Data also showed that transition patients were 2.1 times more likely to be admitted to the hospital (95% CI, 1.8-2.5) than patients aged younger than 19 years. Median length of hospital stay — 4 days — was also longer in this population when compared with 2 days for pediatric patients (P<.001). Transition patients were also 4.5 times (95% CI, 3.3-6.1) more likely to be admitted to the ICU during their stay when compared with pediatric patients.

“We found that adults with chronic pediatric disorders use the pediatric ED in substantial numbers,” the researchers wrote. “These patients require a large quantity of diagnostic and treatment resources relative to their numbers. … Unless large-scale policy decisions are made to provide acute care for these patients at adult facilities, pediatric hospitals should be prepared with adequate resources and training to deal with these complex adult patients.”

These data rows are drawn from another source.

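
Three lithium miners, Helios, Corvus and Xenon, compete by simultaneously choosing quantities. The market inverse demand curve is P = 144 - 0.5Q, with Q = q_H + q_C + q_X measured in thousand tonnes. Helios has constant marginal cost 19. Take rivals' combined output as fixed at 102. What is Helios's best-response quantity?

74

With rivals' combined output fixed at 102, Helios's profit is π_H = (144 - (1/2)·102 - (1/2)q_H)q_H - (19q_H) = (93 - (1/2)q_H)q_H - (19q_H).
∂π_H/∂q_H = 74 - q_H = 0, so q_H = 74.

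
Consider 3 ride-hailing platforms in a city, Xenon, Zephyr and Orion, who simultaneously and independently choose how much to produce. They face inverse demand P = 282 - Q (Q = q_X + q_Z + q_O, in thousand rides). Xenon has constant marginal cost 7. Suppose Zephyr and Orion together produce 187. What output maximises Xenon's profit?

44

With rivals' combined output fixed at 187, Xenon's profit is π_X = (282 - 187 - q_X)q_X - (7q_X) = (95 - q_X)q_X - (7q_X).
∂π_X/∂q_X = 88 - 2q_X = 0, so q_X = 44.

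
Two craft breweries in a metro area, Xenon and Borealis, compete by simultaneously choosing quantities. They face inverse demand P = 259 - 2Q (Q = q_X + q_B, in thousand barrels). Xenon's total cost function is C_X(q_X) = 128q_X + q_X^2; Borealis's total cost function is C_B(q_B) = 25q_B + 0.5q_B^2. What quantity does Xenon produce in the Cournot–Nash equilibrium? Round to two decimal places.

7.19

Xenon's profit: π_X = (259 - 2Q)q_X - (128q_X + q_X²). Setting ∂π_X/∂q_X = 0: 131 - 6q_X - 2(q_B) = 0.
Borealis's first-order condition: 234 - 5q_B - 2(q_X) = 0.
Rearranging gives the reaction functions q_X = (131 - 2q_B)/6 and q_B = (234 - 2q_X)/5.
Substituting one into the other gives q_X = 187/26 and q_B = 571/13.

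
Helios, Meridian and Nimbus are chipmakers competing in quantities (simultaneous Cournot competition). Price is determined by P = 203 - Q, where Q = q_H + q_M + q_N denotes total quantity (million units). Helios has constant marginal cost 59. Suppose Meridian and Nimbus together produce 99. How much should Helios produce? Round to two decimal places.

22.50

With rivals' combined output fixed at 99, Helios's profit is π_H = (203 - 99 - q_H)q_H - (59q_H) = (104 - q_H)q_H - (59q_H).
∂π_H/∂q_H = 45 - 2q_H = 0, so q_H = 45/2.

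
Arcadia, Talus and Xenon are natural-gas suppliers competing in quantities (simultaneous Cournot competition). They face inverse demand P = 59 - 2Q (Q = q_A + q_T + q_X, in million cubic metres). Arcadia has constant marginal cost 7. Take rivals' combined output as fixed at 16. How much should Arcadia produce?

5

With rivals' combined output fixed at 16, Arcadia's profit is π_A = (59 - 2·16 - 2q_A)q_A - (7q_A) = (27 - 2q_A)q_A - (7q_A).
∂π_A/∂q_A = 20 - 4q_A = 0, so q_A = 5.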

In an accompanying editorial, Clarissa Kripke, MD,and Kevin Grumbach, MD, both with the department of family and community medicine at the University of California, San Francisco, wrote: “With growing national attention to expanding health insurance coverage and centering the delivery of care around patient-centered medical homes, now is the time to implement reforms in payment, training, and health care organization so that all patients with complex chronic conditions are assured coordinated, comprehensive, quality health care across their life span.”

Kripke and Grumbach also said the transfer of pediatric and adult care is too abrupt, and that the process of moving patients from a one setting to the next should be a collaborative process involving the provider, the patient and the patient’s family.

Kripke C. Arch Pediatr Adolesc Med. 2010;164:581-582.

McDonnell WM. Arch Pediatr Adolesc Med. 2010;164:572-576.